Finally it was time for me to put together a trip I have been dreaming of doing since I started collecting points, so I called AGR to start the ball rolling. I was absolutely shocked (and extremely happy and excited) to learn that the roomette charge is all that is required! Yee-haw! That saves me up to 32,000 points from what I had long assumed! Suddenly I have many more points left over for even more trips than I had dreamed...this is fantastic! I am ecstatic!

Now I am thinking that AGR is in fact a great deal and will likely start shifting even more of my spending to my AGR card rather than my Delta SkyMiles AMEX card (which has done wonderful things for me as well...four free (other than taxes/fees) r/t tickets to Europe this summer, four r/t tickets to Yellowstone last summer and six r/t tickets to the Virgin Islands three years ago!). Previously I have used the AGR card only where AMEX isn't accepted.

The secret is putting ALL spending on the card...I almost never use cash for anything. Using cash or writing checks means lost points and lost opportunities. The danger, of course, is overspending and going into debt...that takes some self discipline, but I manage to pay off my balances every month, so interest charges are not an issue. I pay utility bills, property taxes, gas, groceries, even my kids' college tuition...everything possible with the card. An added benefit is the consumer protection advantage of most cards over using cash. I am amazed at how many people don't take full advantage of the points earning power of credit cards such as AGR.

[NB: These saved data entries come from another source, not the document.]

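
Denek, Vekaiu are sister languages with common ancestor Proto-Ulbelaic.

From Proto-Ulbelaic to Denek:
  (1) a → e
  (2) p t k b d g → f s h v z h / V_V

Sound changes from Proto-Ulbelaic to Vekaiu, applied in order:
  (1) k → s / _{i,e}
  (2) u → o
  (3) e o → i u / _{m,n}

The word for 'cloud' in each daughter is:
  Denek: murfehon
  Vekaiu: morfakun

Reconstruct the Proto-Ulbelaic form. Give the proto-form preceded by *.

Position 2: Denek has u, Vekaiu has o. Denek preserves u here (none of its changes turn any other segment into u), so the proto-segment is *u.
Position 7: Denek has o, Vekaiu has u. Denek preserves o here (none of its changes turn any other segment into o), so the proto-segment is *o.
This points to *murfakon. Verify forward in each daughter:
Denek: start from *murfakon.
  rule 1 (vowel merger): murfakon → murfekon
  rule 2 (intervocalic lenition): murfekon → murfehon
  ⇒ Denek murfehon
Vekaiu: *murfakon > morfakon > morfakun  (by vowel merger, pre-nasal raising)
No other proto-form is consistent with every reflex, so the reconstruction is *murfakon.

*murfakon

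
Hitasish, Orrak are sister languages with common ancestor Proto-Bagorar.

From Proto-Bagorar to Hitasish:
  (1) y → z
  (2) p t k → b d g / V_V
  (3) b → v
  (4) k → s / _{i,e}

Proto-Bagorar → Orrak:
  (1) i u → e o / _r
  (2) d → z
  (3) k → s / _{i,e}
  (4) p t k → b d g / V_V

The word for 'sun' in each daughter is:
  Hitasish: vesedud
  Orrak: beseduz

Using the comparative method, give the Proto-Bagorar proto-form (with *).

Position 5: Hitasish has d, Orrak has d. In Orrak, d can only continue *t, so the proto-segment is *t.
Position 1: Hitasish has v, Orrak has b. Taking the neighbouring segments as reconstructed: Hitasish v could go back to *b or *v; Orrak b can only go back to *b — the one source consistent with every daughter is *b.
Verify the candidate proto-form against each daughter:
Hitasish: start from *besetud.
  rule 1: no change — besetud
  rule 2 (intervocalic voicing): besetud → besedud
  rule 3 (unconditioned shift): besedud → vesedud
  rule 4: no change — vesedud
  ⇒ Hitasish vesedud
Orrak: start from *besetud.
  rule 1: no change — besetud
  rule 2 (unconditioned shift): besetud → besetuz
  rule 3: no change — besetuz
  rule 4 (intervocalic voicing): besetuz → beseduz
  ⇒ Orrak beseduz
No other proto-form is consistent with every reflex, so the reconstruction is *besetud.

*besetud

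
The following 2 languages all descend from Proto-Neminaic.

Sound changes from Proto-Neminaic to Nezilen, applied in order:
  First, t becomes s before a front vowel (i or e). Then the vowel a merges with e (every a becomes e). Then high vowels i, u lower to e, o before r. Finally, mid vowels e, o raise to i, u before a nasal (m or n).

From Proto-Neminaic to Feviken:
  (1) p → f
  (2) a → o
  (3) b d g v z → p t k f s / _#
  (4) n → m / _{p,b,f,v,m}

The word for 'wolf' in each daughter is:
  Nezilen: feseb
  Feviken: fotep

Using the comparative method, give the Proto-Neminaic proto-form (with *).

Position 2: Nezilen has e, Feviken has o. Taking the neighbouring segments as reconstructed: Nezilen e could go back to *a or *e; Feviken o could go back to *a or *o — the one source consistent with every daughter is *a.
Position 3: Nezilen has s, Feviken has t. Taking the neighbouring segments as reconstructed: Nezilen s could go back to *t or *s; Feviken t can only go back to *t — the one source consistent with every daughter is *t.
Position 5: Nezilen has b, Feviken has p. Nezilen preserves b here (none of its changes turn any other segment into b), so the proto-segment is *b.
This points to *fateb. Verify forward in each daughter:
Nezilen: *fateb
  fateb → faseb   [palatalisation]
  faseb → feseb   [vowel merger]
  feseb (rule 3 does not apply)
  feseb (rule 4 does not apply)
  giving Nezilen feseb.
Feviken: *fateb > foteb > fotep  (by vowel merger, final devoicing)
No other proto-form is consistent with every reflex, so the reconstruction is *fateb.

*fateb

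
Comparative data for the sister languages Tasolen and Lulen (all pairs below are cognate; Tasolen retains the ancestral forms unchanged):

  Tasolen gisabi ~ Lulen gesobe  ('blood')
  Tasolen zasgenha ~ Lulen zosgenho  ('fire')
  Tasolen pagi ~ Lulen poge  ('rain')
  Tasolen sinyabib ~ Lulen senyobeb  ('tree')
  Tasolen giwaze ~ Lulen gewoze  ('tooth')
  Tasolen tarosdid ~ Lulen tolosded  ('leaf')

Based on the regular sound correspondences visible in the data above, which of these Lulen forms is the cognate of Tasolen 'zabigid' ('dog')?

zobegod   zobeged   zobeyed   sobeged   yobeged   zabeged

gisabi ~ gesobe, sinyabib ~ senyobeb — Tasolen a corresponds to Lulen o after a consonant, before a labial obstruent.
gisabi ~ gesobe, giwaze ~ gewoze — Tasolen i corresponds to Lulen e after a consonant, before a consonant other than r, m, n, p, b, f, v.
Applying these to Tasolen 'zabigid':
  zabigid → zobigid   (a→o after a consonant, before a labial obstruent)
  zobigid → zobegid   (i→e after a consonant, before a consonant other than r, m, n, p, b, f, v)
  zobegid → zobeged   (i→e after a consonant, before a consonant other than r, m, n, p, b, f, v)
So the Lulen cognate is 'zobeged'.

zobeged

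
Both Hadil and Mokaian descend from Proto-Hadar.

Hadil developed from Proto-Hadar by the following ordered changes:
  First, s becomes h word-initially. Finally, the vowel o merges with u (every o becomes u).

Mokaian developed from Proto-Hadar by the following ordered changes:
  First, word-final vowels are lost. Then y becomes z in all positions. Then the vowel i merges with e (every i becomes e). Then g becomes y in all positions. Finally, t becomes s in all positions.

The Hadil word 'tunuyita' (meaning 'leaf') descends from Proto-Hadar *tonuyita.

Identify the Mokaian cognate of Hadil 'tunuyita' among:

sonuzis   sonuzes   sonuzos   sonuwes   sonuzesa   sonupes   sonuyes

sonuzes

Mokaian: *tonuyita
  tonuyita → tonuyit   [apocope]
  tonuyit → tonuzit   [unconditioned shift]
  tonuzit → tonuzet   [vowel merger]
  tonuzet (rule 4 does not apply)
  tonuzet → sonuzes   [unconditioned shift]
  giving Mokaian sonuzes.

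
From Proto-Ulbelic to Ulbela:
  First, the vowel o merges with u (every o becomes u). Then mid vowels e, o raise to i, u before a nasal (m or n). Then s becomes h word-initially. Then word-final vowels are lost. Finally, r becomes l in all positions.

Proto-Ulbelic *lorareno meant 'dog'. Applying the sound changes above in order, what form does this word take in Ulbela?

Ulbela: *lorareno
  lorareno → lurarenu   [vowel merger]
  lurarenu → lurarinu   [pre-nasal raising]
  lurarinu (rule 3 does not apply)
  lurarinu → lurarin   [apocope]
  lurarin → lulalin   [unconditioned shift]
  giving Ulbela lulalin.

lulalin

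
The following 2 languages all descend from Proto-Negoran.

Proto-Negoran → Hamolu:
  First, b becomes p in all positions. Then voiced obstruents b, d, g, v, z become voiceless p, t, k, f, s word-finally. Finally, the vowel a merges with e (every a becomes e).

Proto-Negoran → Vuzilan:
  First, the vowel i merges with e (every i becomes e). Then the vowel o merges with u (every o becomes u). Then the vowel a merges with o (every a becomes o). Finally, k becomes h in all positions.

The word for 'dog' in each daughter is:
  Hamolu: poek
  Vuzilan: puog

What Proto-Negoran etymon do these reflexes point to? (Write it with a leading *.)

*poag

Position 2: Hamolu has o, Vuzilan has u. Hamolu preserves o here (none of its changes turn any other segment into o), so the proto-segment is *o.
Position 3: Hamolu has e, Vuzilan has o. In Vuzilan, o can only continue *a, so the proto-segment is *a.
Position 4: Hamolu has k, Vuzilan has g. Vuzilan preserves g here (none of its changes turn any other segment into g), so the proto-segment is *g.
This points to *poag. Verify forward in each daughter:
Hamolu: start from *poag.
  rule 1: no change — poag
  rule 2 (final devoicing): poag → poak
  rule 3 (vowel merger): poak → poek
  ⇒ Hamolu poek
Vuzilan: *poag
  poag (rule 1 does not apply)
  poag → puag   [vowel merger]
  puag → puog   [vowel merger]
  puog (rule 4 does not apply)
  giving Vuzilan puog.
Only *poag yields all of Hamolu poek, Vuzilan puog.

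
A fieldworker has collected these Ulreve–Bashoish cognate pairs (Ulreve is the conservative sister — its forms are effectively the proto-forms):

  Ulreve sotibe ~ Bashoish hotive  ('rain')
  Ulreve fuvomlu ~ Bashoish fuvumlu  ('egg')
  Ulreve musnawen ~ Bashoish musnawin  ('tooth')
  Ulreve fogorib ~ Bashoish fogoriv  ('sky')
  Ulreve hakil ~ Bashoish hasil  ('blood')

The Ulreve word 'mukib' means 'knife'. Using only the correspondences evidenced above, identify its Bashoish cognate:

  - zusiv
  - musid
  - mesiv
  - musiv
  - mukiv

musiv

hakil ~ hasil — Ulreve k corresponds to Bashoish s between vowels (before a front vowel).
fogorib ~ fogoriv — Ulreve b corresponds to Bashoish v word-finally.
Applying these to Ulreve 'mukib':
  mukib → musib   (k→s between vowels (before a front vowel))
  musib → musiv   (b→v word-finally)
So the Bashoish cognate is 'musiv'.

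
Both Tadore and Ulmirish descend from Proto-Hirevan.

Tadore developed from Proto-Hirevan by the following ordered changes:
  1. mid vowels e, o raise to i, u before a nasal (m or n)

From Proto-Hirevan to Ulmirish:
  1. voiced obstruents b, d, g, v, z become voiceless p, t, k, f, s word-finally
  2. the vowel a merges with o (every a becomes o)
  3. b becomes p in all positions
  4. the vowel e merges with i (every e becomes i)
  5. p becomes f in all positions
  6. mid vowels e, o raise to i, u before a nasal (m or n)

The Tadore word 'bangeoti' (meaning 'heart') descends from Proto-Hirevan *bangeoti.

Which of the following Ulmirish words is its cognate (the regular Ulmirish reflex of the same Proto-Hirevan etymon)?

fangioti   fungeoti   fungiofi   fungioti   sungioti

fungioti

Ulmirish: start from *bangeoti.
  rule 1: no change — bangeoti
  rule 2 (vowel merger): bangeoti → bongeoti
  rule 3 (unconditioned shift): bongeoti → pongeoti
  rule 4 (vowel merger): pongeoti → pongioti
  rule 5 (unconditioned shift): pongioti → fongioti
  rule 6 (pre-nasal raising): fongioti → fungioti
  ⇒ Ulmirish fungioti
The other candidates each miss or misapply at least one Ulmirish change.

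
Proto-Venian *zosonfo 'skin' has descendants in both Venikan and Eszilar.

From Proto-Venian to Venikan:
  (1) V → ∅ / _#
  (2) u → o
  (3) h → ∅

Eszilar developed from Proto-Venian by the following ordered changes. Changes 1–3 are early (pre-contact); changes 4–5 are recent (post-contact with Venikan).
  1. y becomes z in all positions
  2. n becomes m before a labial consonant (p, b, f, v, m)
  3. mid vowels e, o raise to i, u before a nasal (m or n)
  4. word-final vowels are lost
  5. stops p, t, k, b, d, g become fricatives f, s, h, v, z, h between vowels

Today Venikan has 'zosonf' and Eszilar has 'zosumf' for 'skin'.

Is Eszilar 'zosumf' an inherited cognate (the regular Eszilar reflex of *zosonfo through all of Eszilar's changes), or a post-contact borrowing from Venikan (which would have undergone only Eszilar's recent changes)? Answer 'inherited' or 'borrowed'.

inherited

If inherited, *zosonfo would pass through all of Eszilar's changes:
Eszilar: *zosonfo > zosomfo > zosumfo > zosumf  (by nasal place assimilation, pre-nasal raising, apocope)
If borrowed from Venikan 'zosonf' after the early changes, it would undergo only the recent ones:
  rule 4 (apocope): no change (zosonf)
  rule 5 (intervocalic lenition): no change (zosonf)
  ⇒ as a loan: zosonf
Eszilar 'zosumf' matches the inherited outcome exactly, so it is an inherited cognate, not a loan.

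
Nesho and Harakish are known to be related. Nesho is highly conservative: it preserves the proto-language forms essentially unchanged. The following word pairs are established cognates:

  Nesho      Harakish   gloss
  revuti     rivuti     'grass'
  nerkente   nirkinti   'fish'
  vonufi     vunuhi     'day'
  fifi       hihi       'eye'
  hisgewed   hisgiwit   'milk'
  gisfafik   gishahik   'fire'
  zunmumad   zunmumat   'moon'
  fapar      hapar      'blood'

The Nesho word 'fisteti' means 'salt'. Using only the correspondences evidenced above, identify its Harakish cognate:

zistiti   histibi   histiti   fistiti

histiti

fifi ~ hihi — Nesho f corresponds to Harakish h word-initially before a front vowel.
hisgewed ~ hisgiwit — Nesho e corresponds to Harakish i after a consonant, before a consonant other than r, m, n, p, b, f, v.
Applying these to Nesho 'fisteti':
  fisteti → histeti   (f→h word-initially before a front vowel)
  histeti → histiti   (e→i after a consonant, before a consonant other than r, m, n, p, b, f, v)
So the Harakish cognate is 'histiti'.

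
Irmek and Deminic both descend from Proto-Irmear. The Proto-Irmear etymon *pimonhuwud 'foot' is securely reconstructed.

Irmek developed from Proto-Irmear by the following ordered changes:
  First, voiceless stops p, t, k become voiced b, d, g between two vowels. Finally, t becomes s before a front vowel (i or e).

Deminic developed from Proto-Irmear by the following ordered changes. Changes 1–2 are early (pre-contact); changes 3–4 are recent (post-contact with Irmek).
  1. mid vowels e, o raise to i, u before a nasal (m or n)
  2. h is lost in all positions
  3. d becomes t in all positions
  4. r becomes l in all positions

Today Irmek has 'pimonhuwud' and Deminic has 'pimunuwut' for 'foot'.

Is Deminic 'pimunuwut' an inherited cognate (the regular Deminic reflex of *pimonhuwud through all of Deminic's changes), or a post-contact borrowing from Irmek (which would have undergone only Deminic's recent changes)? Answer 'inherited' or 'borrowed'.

inherited

If inherited, *pimonhuwud would pass through all of Deminic's changes:
Deminic: *pimonhuwud > pimunhuwud > pimunuwud > pimunuwut  (by pre-nasal raising, h-loss, unconditioned shift)
If borrowed from Irmek 'pimonhuwud' after the early changes, it would undergo only the recent ones:
  rule 3 (unconditioned shift): pimonhuwud → pimonhuwut
  rule 4 (unconditioned shift): no change (pimonhuwut)
  ⇒ as a loan: pimonhuwut
Deminic 'pimunuwut' matches the inherited outcome exactly, so it is an inherited cognate, not a loan.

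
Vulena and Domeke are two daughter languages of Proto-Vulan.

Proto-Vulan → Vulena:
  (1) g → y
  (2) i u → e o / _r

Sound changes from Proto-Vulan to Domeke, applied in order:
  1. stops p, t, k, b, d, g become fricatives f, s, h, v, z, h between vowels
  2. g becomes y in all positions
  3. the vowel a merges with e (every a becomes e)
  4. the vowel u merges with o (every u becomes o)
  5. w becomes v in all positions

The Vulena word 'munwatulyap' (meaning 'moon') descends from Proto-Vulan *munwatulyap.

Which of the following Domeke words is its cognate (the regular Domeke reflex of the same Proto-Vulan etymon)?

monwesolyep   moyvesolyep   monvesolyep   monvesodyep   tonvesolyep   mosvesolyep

monvesolyep

Domeke: *munwatulyap > munwasulyap > munwesulyep > monwesolyep > monvesolyep  (by intervocalic lenition, vowel merger, vowel merger, unconditioned shift)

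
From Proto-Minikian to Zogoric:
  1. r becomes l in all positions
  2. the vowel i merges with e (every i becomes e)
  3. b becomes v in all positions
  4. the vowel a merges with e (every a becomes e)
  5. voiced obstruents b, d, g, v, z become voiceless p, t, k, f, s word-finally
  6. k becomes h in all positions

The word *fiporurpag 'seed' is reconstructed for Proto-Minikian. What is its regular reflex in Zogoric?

Zogoric: *fiporurpag > fipolulpag > fepolulpag > fepolulpeg > fepolulpek > fepolulpeh  (by unconditioned shift, vowel merger, vowel merger, final devoicing, unconditioned shift)

fepolulpeh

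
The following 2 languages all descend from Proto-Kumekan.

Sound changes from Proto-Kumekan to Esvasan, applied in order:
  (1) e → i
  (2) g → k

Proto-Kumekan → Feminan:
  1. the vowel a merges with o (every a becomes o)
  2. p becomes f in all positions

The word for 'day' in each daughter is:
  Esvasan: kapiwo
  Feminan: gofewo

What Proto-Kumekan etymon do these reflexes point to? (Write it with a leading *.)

*gapewo

Position 2: Esvasan has a, Feminan has o. Esvasan preserves a here (none of its changes turn any other segment into a), so the proto-segment is *a.
Position 3: Esvasan has p, Feminan has f. Esvasan preserves p here (none of its changes turn any other segment into p), so the proto-segment is *p.
Continuing position by position gives *gapewo; check it forward:
Esvasan: start from *gapewo.
  rule 1 (vowel merger): gapewo → gapiwo
  rule 2 (unconditioned shift): gapiwo → kapiwo
  ⇒ Esvasan kapiwo
Feminan: *gapewo > gopewo > gofewo  (by vowel merger, unconditioned shift)
*gapewo is the unique common source.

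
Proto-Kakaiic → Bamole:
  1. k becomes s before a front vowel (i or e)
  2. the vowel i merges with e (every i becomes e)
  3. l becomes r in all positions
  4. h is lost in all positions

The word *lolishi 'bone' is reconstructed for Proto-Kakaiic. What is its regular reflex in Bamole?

Bamole: *lolishi > loleshe > roreshe > rorese  (by vowel merger, unconditioned shift, h-loss)

rorese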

Amtrak Guest Rewards absolutely ROCKS!


----------



## AlanB (Apr 25, 2008)

Yes, AGR is actually a pretty decent program overall. It has its flaws and pitfalls like any FF program, but when it comes to Amtrak travel its pretty generous. I especially like the limited blackout dates, and the fact that there are no capacity controls. If you call up today and it's the very last room on the train, it's still yours. So many FF's only put up X number of seats per plane and once they're gone, you loose. You go find a different flight, different day, different month.


----------



## the_traveler (Apr 25, 2008)

As you noted, I like the fact that an AGR award for a roomette costs the same for 1 or for 2. Thus a 1 zone coach award for 1 costs 5,500 points (plus meals) or for 2 costs 11,000 points (plus meals), but a 1 zone roomette for 2 costs only 15,000 points (*with meals included*)!


----------



## darien-l (Apr 25, 2008)

I made a similar incorrect assumption about AGR awards a few years back -- I thought that all awards were per person, and that point amounts for sleepers were quoted on a "per person based on double occupancy" basis that's so common in the travel industry. Thus, I thought that a 1-zone roomette award for two was 15,000 x 2 = 30,000 points. It just didn't make sense for a roomette to go for only slightly more than coach. Needless to say, I was also very happy to find out I was wrong.


----------



## JayPea (Apr 25, 2008)

Slow as I am to catch on :lol: it took me a few months to figure out that I was wasting opportunities to amass points by not putting everything on the AGR card. I, too, almost never use cash or write checks. I use the AGR card for almost everything. I've been careful never to carry a balance on it, though. Many years of not having enough always to cover everything has taught me to spend very carefully. And it makes it so much easier to budget knowing you'll have one big bill to pay once a month than a bunch of little ones scattered thoughout. I wish now I'd taken advantage of AGR earlier.


----------



## RailFanLNK (Apr 26, 2008)

I was under the false assumption (until Alan B chimed in) that a "roomette" from LNK to NYC I would have to book it out of CHI since I would be changing trains. He asked, "why aren't you booking a roomette from LNK all the way to NYC?" And thats when I found out its a roomette the WHOLE way. I was pleasantly suprised and found that AGR is a good way to work toward some inexpensive travel on Amtrak. Now...if they could get the online mall to work worth a crap........................


----------